Toute la colonie était en révolution : le moine bourru, ce vieil hôte fantastique du couvent sur les ruines duquel s'était élevé le palais d'Amaury, revenait depuis trois ou quatre jours. Dame Perrine l'avait vu se promenant la nuit dans les jardins du Grand-Nesle, vêtu de sa longue robe blanche et marchant d'un pas qui ne laissait aucune trace sur le sol et n'éveillait aucun bruit dans l'air.
Comment dame Perrine, qui habitait le Petit-Nesle, avait-elle vu le moine bourru se promener à trois heures du matin dans les jardins du Grand- Nesle ? C'est ce que nous ne pouvons dire qu'en commettant une affreuse indiscrétion, mais nous sommes historiens avant tout, et nos lecteurs ont le droit de connaître les détails les plus secrets de la vie des personnages que nous avons mis en scène, surtout quand ces détails doivent jeter un jour si lumineux sur la suite de notre histoire.
Dame Perrine, par la disparition de Colombe, par la retraite de Pulchérie devenue désormais inutile, et par le départ du prévôt, était restée maîtresse absolue du Petit-Nesle ; car, ainsi que nous l'avons dit, le jardinier Raimbault, par mesure d'économie n'avait été, ainsi que ses aides, engagé au service de messire d'Estourville qu'à la journée seulement.

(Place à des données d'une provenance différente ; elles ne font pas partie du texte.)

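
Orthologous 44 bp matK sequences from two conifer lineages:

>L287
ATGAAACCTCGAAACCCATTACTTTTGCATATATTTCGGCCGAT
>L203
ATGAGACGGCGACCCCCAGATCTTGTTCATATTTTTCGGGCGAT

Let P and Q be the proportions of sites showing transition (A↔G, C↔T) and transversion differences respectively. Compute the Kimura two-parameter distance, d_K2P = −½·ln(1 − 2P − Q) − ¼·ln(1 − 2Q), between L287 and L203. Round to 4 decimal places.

The sequences differ at positions 5 (A/G, transition), 8 (C/G, transversion), 9 (T/G, transversion), 13 (A/C, transversion), 14 (A/C, transversion), 19 (T/G, transversion), 20 (T/A, transversion), 21 (A/T, transversion), 25 (T/G, transversion), 27 (G/T, transversion), 33 (A/T, transversion), 40 (C/G, transversion).
Of the 12 differences, 1 transition and 11 transversions over 44 sites: P = 1/44 = 0.022727, Q = 11/44 = 0.250000.
d = −0.5·ln(0.704546) − 0.25·ln(0.500000) = −0.5·(-0.350202) − 0.25·(-0.693147) = 0.3484.

0.3484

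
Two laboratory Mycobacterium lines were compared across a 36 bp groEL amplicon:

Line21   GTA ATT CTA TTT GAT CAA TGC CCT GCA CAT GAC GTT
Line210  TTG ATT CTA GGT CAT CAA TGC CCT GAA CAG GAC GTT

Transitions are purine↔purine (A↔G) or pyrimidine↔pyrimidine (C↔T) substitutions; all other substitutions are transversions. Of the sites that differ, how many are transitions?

Differing sites — 1:G/T (Tv); 3:A/G (Ti); 10:T/G (Tv); 11:T/G (Tv); 13:G/C (Tv); 26:C/A (Tv); 30:T/G (Tv).
Of the 7 differences, 1 transition and 6 transversions, so the answer is 1.

1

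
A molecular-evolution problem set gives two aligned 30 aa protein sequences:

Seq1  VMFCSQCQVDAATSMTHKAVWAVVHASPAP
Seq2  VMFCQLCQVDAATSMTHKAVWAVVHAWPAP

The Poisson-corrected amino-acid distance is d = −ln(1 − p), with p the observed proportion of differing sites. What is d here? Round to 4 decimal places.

Mismatches occur at site 5 (S→Q), site 6 (Q→L), site 27 (S→W).
p = 3/30 = 0.100000.
d = −ln(1 − 0.100000) = −ln(0.900000) = 0.1054.

0.1054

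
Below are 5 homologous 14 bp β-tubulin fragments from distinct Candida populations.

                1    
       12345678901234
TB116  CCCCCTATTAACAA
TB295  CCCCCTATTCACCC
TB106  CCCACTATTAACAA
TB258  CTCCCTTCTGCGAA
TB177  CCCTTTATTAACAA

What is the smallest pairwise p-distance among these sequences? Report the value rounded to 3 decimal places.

0.071

Pairwise Hamming distances:
  TB116 vs TB295: 3
  TB116 vs TB106: 1
  TB116 vs TB258: 6
  TB116 vs TB177: 2
  TB295 vs TB106: 4
  TB295 vs TB258: 8
  TB295 vs TB177: 5
  TB106 vs TB258: 7
  TB106 vs TB177: 2
  TB258 vs TB177: 8
The smallest is 1 mismatch, between TB116 and TB106; p = 1/14 = 0.071.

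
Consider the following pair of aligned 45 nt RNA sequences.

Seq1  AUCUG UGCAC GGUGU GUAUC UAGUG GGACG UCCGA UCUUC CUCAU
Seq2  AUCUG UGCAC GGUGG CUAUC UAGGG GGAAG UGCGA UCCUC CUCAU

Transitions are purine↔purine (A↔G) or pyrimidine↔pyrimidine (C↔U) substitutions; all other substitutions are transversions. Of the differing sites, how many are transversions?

5

Differing sites — 15:U/G (Tv); 16:G/C (Tv); 24:U/G (Tv); 29:C/A (Tv); 32:C/G (Tv); 38:U/C (Ti).
Of the 6 differences, 1 transition and 5 transversions, so the answer is 5.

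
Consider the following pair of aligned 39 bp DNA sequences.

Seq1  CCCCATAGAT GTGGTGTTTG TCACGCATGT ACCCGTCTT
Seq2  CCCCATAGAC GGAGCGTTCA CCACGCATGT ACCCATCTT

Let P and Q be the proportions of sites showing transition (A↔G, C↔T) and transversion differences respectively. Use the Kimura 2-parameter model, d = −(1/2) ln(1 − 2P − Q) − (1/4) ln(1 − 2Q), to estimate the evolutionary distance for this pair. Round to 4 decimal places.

0.2559

The sequences differ at positions 10 (T/C, transition), 12 (T/G, transversion), 13 (G/A, transition), 15 (T/C, transition), 19 (T/C, transition), 20 (G/A, transition), 21 (T/C, transition), 35 (G/A, transition).
Of the 8 differences, 7 transitions and 1 transversion over 39 sites: P = 7/39 = 0.179487, Q = 1/39 = 0.025641.
d = −0.5·ln(0.615385) − 0.25·ln(0.948718) = −0.5·(-0.485507) − 0.25·(-0.052644) = 0.2559.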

Dame Perrine se trouvait donc reine absolue du Petit-Nesle, mais en même temps reine solitaire, de sorte qu'elle s'ennuyait toute la journée et mourait de peur toute la nuit.
Or elle avisa qu'il y avait pour la journée du moins remède à ce malheur : ses relations amicales avec dame Ruperte lui ouvraient les portes du Grand- Nesle. Elle demanda la permission de fréquenter ses voisines, et la permission lui fut accordée avec empressement.
Mais en fréquentant les voisines, dame Perrine se trouvait naturellement en contact avec les voisins. Dame Perrine était une grosse mère de trente-six ans qui s'en donnait vingt-neuf. Grosse, grasse, dodue, fraîche encore, avenante toujours, son entrée devait faire événement dans l'atelier, où forgeaient, taillaient, limaient, martelaient, ciselaient dix ou douze compagnons, bons vivants, aimant le jeu le dimanche, le vin les dimanches et les fêtes, et le beau sexe toujours. Aussi trois de nos vieilles connaissances, au bout de trois ou quatre jours, étaient-elles atteintes du même trait.
C'étaient le petit Jehan,
Simon-le-Gaucher,
L'Allemand Hermann.
Quant à Ascanio, à Jacques Aubry et à Pagolo, ils avaient échappé au charme, engagés qu'ils étaient ailleurs.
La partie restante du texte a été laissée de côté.